Thirdly, Dapps will never provide an efficiency over current state of the art systems. This is easily observed by the fact that dapps have so far failed to gain traction within high performance firms, where performance really counts such as market makers, manufacturing firms or global logistics services. The reason is that dapps are many orders of magnitudes more expensive and slow (fees for ETH have gone up above $50/tx) and the decentralization provides no benefit. As pointed earlier in the money discussion, contracts are no good unless they can be enforced (by the use of force if necessary). For example, you can’t use a ‘smart-contract’ to track home ownership, since people can just violate the entries in the blockchain.

This is not to say that dapps haven’t been heavily used, though mostly to speculate and gamble, however these use cases have no attachment to reality, it is no different than buying assets in a video game.

Finally and most importantly, Bitcoin right now is a pyramid scheme. The only way to make money on Bitcoin is by selling it to someone else at a price higher than you bought it, but then that person will have the problem. This is unlike income producing stocks and real estate which have capital returns in the form of rents, have dividends or buy-backs, which means the person holding the asset can make money without having to sell it. Eventually you will run out of greater fools and it will be at a time when it will be most inconvenient.

Triggers for the crash

The exact trigger for the crash will come unexpected and will be hard to predict. High amounts of leverage in the system however makes it that the decline is abrupt and it is especially speculative assets that get killed. The most recent panic in 2020 was caused by a virus scare (Bitcoin dropped nearly 50% in one day in March of 2020), the housing bubble deflated because of skyrocketing energy prices, the terrorist attacks were the nail in the coffin on the dotcom bubble and an agricultural recession combined with higher interest rates caused the 1929 decline.

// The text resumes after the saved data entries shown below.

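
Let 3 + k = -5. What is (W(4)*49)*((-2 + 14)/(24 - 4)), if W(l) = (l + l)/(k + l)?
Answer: -294/5 ≈ -58.800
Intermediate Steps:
k = -8 (k = -3 - 5 = -8)
W(l) = 2*l/(-8 + l) (W(l) = (l + l)/(-8 + l) = (2*l)/(-8 + l) = 2*l/(-8 + l))
(W(4)*49)*((-2 + 14)/(24 - 4)) = ((2*4/(-8 + 4))*49)*((-2 + 14)/(24 - 4)) = ((2*4/(-4))*49)*(12/20) = ((2*4*(-¼))*49)*(12*(1/20)) = -2*49*(⅗) = -98*⅗ = -294/5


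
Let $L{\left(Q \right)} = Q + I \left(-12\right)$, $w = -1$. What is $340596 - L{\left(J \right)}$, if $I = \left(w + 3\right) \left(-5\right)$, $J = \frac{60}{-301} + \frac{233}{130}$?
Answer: $\frac{13322763547}{39130} \approx 3.4047 \cdot 10^{5}$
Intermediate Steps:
$J = \frac{62333}{39130}$ ($J = 60 \left(- \frac{1}{301}\right) + 233 \cdot \frac{1}{130} = - \frac{60}{301} + \frac{233}{130} = \frac{62333}{39130} \approx 1.593$)
$I = -10$ ($I = \left(-1 + 3\right) \left(-5\right) = 2 \left(-5\right) = -10$)
$L{\left(Q \right)} = 120 + Q$ ($L{\left(Q \right)} = Q - -120 = Q + 120 = 120 + Q$)
$340596 - L{\left(J \right)} = 340596 - \left(120 + \frac{62333}{39130}\right) = 340596 - \frac{4757933}{39130} = \frac{13322763547}{39130}$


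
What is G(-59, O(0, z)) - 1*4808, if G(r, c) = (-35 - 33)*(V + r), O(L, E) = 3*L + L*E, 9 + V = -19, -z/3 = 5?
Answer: 1108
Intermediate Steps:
z = -15 (z = -3*5 = -15)
V = -28 (V = -9 - 19 = -28)
O(L, E) = 3*L + E*L
G(r, c) = 1904 - 68*r (G(r, c) = (-35 - 33)*(-28 + r) = -68*(-28 + r) = 1904 - 68*r)
G(-59, O(0, z)) - 1*4808 = (1904 - 68*(-59)) - 1*4808 = (1904 + 4012) - 4808 = 5916 - 4808 = 1108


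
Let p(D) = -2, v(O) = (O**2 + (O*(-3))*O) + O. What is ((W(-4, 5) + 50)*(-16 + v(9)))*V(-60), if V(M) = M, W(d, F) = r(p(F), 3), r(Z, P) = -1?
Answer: 496860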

Looking forward, there are many known risks: e.g. large-scale cyber attacks, religious uprisings, peak oil but of course there also many unknown risks (e.g. that could come from emergent technologies).

Hope for cryptocurrency

Now while this has been a quite negative article on crypto, I do think crypto will have an important role to play in the future. As governments have increasingly started limiting freedoms in light of the pandemic, demand for a private and uncensorable means of value exchange will continue to go up (it was the stringent drug laws in the USA that pushed Bitcoin into mainstream in 2011 with the Silk Road). Bitcoin (BTC), however no longer fits this use case as transactions have become prohibitively expensive and slow and each Bitcoin is tracked by specialist data analysis firms, for example people have had their Coinbase account shut down because they sent coins to a darknet market. Given this, it seems likely coins like Monero or Zcash will take over the top spot, but probably only after a massive crash in the crypto market.

How to trade this

While the price of Bitcoin could definitely go higher, if you still hold some, taking profit is a prudent move; certainly you will want to at least get your initial amount back.

As for shorting, with $MSTR and $TSLA buying large amounts of bitcoin, there are now safe (limited and defined risk) ways to short Bitcoin indirectly by buying puts in these companies. To reduce risk a put position can be hedged with a $QQQ long.